Last year I was sitting in my car waiting to hear from my girlfriend about where we were meeting for dinner. While I mindlessly played with my phone and waited I saw something through my window that has stuck with me. Across the parking lot I watched a young boy, maybe 11 or 12 years old, walking hand-in-hand with his mother out of a video game store. Now, this seems pretty ordinary, but for several reasons it made me happy and sad at the same time.
Let me explain a little about my perspective. I’ve played video games my entire life like a lot of people my age. My family moved around a lot when I was a kid and a lot of times I didn’t have many friends, so video games filled that void for me. I also wasn’t very cool or popular, but not entirely unhappy.

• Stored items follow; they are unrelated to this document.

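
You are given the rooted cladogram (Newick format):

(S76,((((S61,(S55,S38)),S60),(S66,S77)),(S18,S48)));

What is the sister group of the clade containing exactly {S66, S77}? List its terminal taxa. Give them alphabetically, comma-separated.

S38, S55, S60, S61

The clade containing exactly {S66, S77} attaches to the tree at the node subtending (((S61,(S55,S38)),S60),(S66,S77)).
The other lineage descending from that same node — the sister group — is ((S61,(S55,S38)),S60); its 4 tips in alphabetical order are the answer.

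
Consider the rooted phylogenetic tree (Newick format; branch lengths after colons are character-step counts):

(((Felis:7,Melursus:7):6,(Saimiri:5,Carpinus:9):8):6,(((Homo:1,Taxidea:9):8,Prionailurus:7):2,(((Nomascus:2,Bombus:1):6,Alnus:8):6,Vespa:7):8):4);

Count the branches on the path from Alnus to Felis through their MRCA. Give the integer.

The MRCA of Alnus and Felis is the root of the tree.
From Alnus up to that node: 4 branches. From Felis up to the same node: 3 branches. Total: 4 + 3 = 7.

7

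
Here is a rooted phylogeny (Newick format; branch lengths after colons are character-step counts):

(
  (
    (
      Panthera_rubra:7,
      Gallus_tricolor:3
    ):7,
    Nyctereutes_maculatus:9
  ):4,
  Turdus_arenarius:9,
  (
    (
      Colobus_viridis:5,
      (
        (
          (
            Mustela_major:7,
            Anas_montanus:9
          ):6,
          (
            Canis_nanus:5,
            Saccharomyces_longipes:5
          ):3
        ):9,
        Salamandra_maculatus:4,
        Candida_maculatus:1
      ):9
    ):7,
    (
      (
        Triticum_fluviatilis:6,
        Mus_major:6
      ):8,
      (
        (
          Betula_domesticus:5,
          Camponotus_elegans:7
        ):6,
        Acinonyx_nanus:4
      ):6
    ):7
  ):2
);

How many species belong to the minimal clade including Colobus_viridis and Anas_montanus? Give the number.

7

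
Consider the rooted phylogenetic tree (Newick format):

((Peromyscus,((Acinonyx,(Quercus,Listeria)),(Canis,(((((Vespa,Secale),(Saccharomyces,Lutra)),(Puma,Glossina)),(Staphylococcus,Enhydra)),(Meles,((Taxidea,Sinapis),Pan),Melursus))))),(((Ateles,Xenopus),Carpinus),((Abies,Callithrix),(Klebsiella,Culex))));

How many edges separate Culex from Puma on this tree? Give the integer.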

The friends I did have, however, were unhappy a lot of the time. Not openly, but for the most part I could see a sadness behind it all. I could tell that their happiest moments were when they were around comrades that shared their interests, or when they were lost in worlds of adventure and fantasy. There was always a longing in their eyes for something different, for an easier life among cruel contemporaries where they were accepted and respected. I shared this feeling from time to time when I was younger, and still touch on it occasionally in the back of my mind. Being a nerd, geek, or whatever you wanted to call it always came with the feeling of being unwanted. This hardship is nothing compared to what many children in the world go through, I know, but I’m sure many people can relate. Eventually, we all go to college or mature and get stronger and life gets easier.
For clarity, I should also explain that I lived in mostly small towns. Life isn’t necessarily better for nerds in metropolitan areas, but there is a larger population of them. For me and the friends I’m describing there were no Cons or board game shops, or even a video game store. I’m much happier in the city.
My friends and I were the kids that had our parents involved in everything. They wanted to know what we were doing all the time, though they never showed any actual interest in it. We had to ask permission to spend the night at each others’ houses, and even then we would get checked on and told to go to bed if we were up too late playing games. Case in point, we were not cool by any means, except to each other.
This boy I saw in the parking lot instantly reminded me of myself and of the many friends I’ve had that were like me. This boy holding hands with his mother had a brand new game in his hands and a smile ear to ear. The sight made me smile myself as I remembered the feeling of convincing my mom to take me to the store to get a new game. The excitement and anticipation I felt when I had convinced my parents to let me get the game. The vigor and energy I felt doing the chores to earn the money for it. The suspense of the long drive to the Walmart, and the even longer suspense of the drive home once I had the new adventure in my hands.
That feeling, those moments, were what I lived for… those were my happiest moments as a child; the whole world could burn, and I would be happy and safe in my room exploring a world I found far more interesting. For a brief moment I envied that boy experiencing that same feeling I once had. I still get excited with the purchase of a new game, but nothing quite matches the old feeling.
After I had finally heard from my girlfriend and was leaving the parking lot a different emotion overtook me. I was sad. In fact, I partially wanted to cry because I also remembered why those moments were so happy. A lot of the other moments were not; the teasing and name-calling, the bullying, and the lack of understanding from my own parents. Things I was certain that little boy dealt with day to day as well. He was chubby, and, in all honesty, an unattractive boy by conventional standards. I could just picture the ridicule he probably dealt with. On top of that I remembered the look on his mother’s face; confusion and agitation, “why does he want this so bad?” Because it makes him happy; let him be happy.
That moment has stuck with me since that day in the parking lot. Video games can mean a lot of different things to a lot of people, but everyone can find happiness in them in different ways; for some its role-play, or a display of skill, others its adventure, and for many its escape. I myself used it for escape when I was younger. I’m older now and I don’t have much time to play games, but I still do, just for different reasons. I no longer need to escape. I’m a perfectly healthy, happy adult, but I’ll never forget what it felt like to be that little boy.
This isn’t meant to be some sad thing, and it’s certainly not meant for sympathy. It’s merely a reflection on how video games touch our lives in different ways. Much like music or film, video games are a medium that can evoke a tremendous amount of emotion in a lot of different ways.
Has anyone else had a similar experience, one that has just stuck with you?